Gynaecological conditions may be painful and frequently impact negatively on a woman’s quality of life with a range of symptoms that include abnormal bleeding or discharges, difficulty in passing urine, and/or reduced fertility.  Current treatments have limitations in many cases, for example systemic drugs require a relatively high dose that risks side effects, while local topical creams may be rapidly washed away. Pessaries have been effective for some forms of drug delivery, but are not applicable for all conditions and have known drawbacks.

The multidisciplinary team supervising this project have a successfully developed an innovative electrospun polymer devices for delivery of therapeutic agents as a platform technology, and this has already been applied to address unmet clinical needs in oral medicine. This platform technology is however applicable to a wider range of situations where local drug delivery is challenging, and we propose here to extend to the field of gynaecology. Gynaecological conditions that would benefit from direct and sustained drug delivery include infections (eg Candida albicans) and lichenoid reactions in the vagina, endometriosis in the uterus, and promotion of healing post-surgery.

The aim of this research is therefore to design, fabricate, characterise and evaluate electrospun patches for unmet needs in gynaecology. On completion, by working with our clinical collaborators and industrial partners (Afyx Therapeutics in Copenhagen), the intention is to translate the most promising technologies for clinical trial and commercialisation.

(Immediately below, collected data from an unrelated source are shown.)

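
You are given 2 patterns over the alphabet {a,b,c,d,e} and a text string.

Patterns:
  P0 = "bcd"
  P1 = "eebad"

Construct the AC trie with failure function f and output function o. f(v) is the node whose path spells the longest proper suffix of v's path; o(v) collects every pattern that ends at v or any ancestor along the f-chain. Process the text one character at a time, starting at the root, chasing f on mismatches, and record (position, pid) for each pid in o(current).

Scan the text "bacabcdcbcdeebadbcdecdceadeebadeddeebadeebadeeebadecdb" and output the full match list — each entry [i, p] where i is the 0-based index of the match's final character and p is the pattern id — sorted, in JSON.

Build:
Trie (insert patterns):
  0='ε' goto b→1 e→4
  1='b' goto c→2
  2='bc' goto d→3
  3='bcd' goto ·  ←P0
  4='e' goto e→5
  5='ee' goto b→6
  6='eeb' goto a→7
  7='eeba' goto d→8
  8='eebad' goto ·  ←P1

BFS fail/out derivation:
  n1('b'): parent n0 fail=0; on 'b' 0 → fail=0;  out ∅∪∅=∅
  n4('e'): parent n0 fail=0; on 'e' 0 → fail=0;  out ∅∪∅=∅
  n2('bc'): parent n1 fail=0; on 'c' 0 → fail=0;  out ∅∪∅=∅
  n5('ee'): parent n4 fail=0; on 'e' 0 → fail=4;  out ∅∪∅=∅
  n3('bcd'): parent n2 fail=0; on 'd' 0 → fail=0;  out {0}∪∅={0}
  n6('eeb'): parent n5 fail=4; on 'b' 4→0 → fail=1;  out ∅∪∅=∅
  n7('eeba'): parent n6 fail=1; on 'a' 1→0 → fail=0;  out ∅∪∅=∅
  n8('eebad'): parent n7 fail=0; on 'd' 0 → fail=0;  out {1}∪∅={1}

Text stream:
i=0 'b': node 0→1
i=1 'a': node 1→0 (fail-walked)
i=2 'c': node 0→0
i=3 'a': node 0→0
i=4 'b': node 0→1
i=5 'c': node 1→2
i=6 'd': node 2→3  → match P0@[4:6]
i=7 'c': node 3→0 (fail-walked)
i=8 'b': node 0→1
i=9 'c': node 1→2
i=10 'd': node 2→3  → match P0@[8:10]
i=11 'e': node 3→4 (fail-walked)
i=12 'e': node 4→5
i=13 'b': node 5→6
i=14 'a': node 6→7
i=15 'd': node 7→8  → match P1@[11:15]
i=16 'b': node 8→1 (fail-walked)
i=17 'c': node 1→2
i=18 'd': node 2→3  → match P0@[16:18]
i=19 'e': node 3→4 (fail-walked)
i=20 'c': node 4→0 (fail-walked)
i=21 'd': node 0→0
i=22 'c': node 0→0
i=23 'e': node 0→4
i=24 'a': node 4→0 (fail-walked)
i=25 'd': node 0→0
i=26 'e': node 0→4
i=27 'e': node 4→5
i=28 'b': node 5→6
i=29 'a': node 6→7
i=30 'd': node 7→8  → match P1@[26:30]
i=31 'e': node 8→4 (fail-walked)
i=32 'd': node 4→0 (fail-walked)
i=33 'd': node 0→0
i=34 'e': node 0→4
i=35 'e': node 4→5
i=36 'b': node 5→6
i=37 'a': node 6→7
i=38 'd': node 7→8  → match P1@[34:38]
i=39 'e': node 8→4 (fail-walked)
i=40 'e': node 4→5
i=41 'b': node 5→6
i=42 'a': node 6→7
i=43 'd': node 7→8  → match P1@[39:43]
i=44 'e': node 8→4 (fail-walked)
i=45 'e': node 4→5
i=46 'e': node 5→5 (fail-walked)
i=47 'b': node 5→6
i=48 'a': node 6→7
i=49 'd': node 7→8  → match P1@[45:49]
i=50 'e': node 8→4 (fail-walked)
i=51 'c': node 4→0 (fail-walked)
i=52 'd': node 0→0
i=53 'b': node 0→1

Result: [[6,0],[10,0],[15,1],[18,0],[30,1],[38,1],[43,1],[49,1]]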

Main questions to be answered

  1. What are the ideal properties for drug delivery technologies intended for gynaecological applications, and what polymer systems are therefore best suited for fabrication of an electrospun device? The polymer systems need to adhere for longer than the oral equivalents, and the vaginal and uterine tissues may be more easily irritated.
  2. Is it possible to reproducibly fabricate drug-containing electrospun devices using polymers identified for the specific applications prioritised above?
  3. Are drugs and other therapeutic agents released, what are the kinetics and duration of release, and do they retain their biological activity (in solution and in 3D tissue engineered models of the disease). We have previously published on the release of therapeutic agents and their detection in advanced 3D tissue models using mass spectrometry.
  4. Finally, are the new polymer systems capable of releasing other agents that may have a role in future advanced therapies for gynaecological applications, for example cells (for regenerative medicine) or viruses (e.g. for transfection and genetic modification)? The intention is to consider the new platform technology developed here for more advanced therapies including regenerative medicine and local genetic modification of host cells.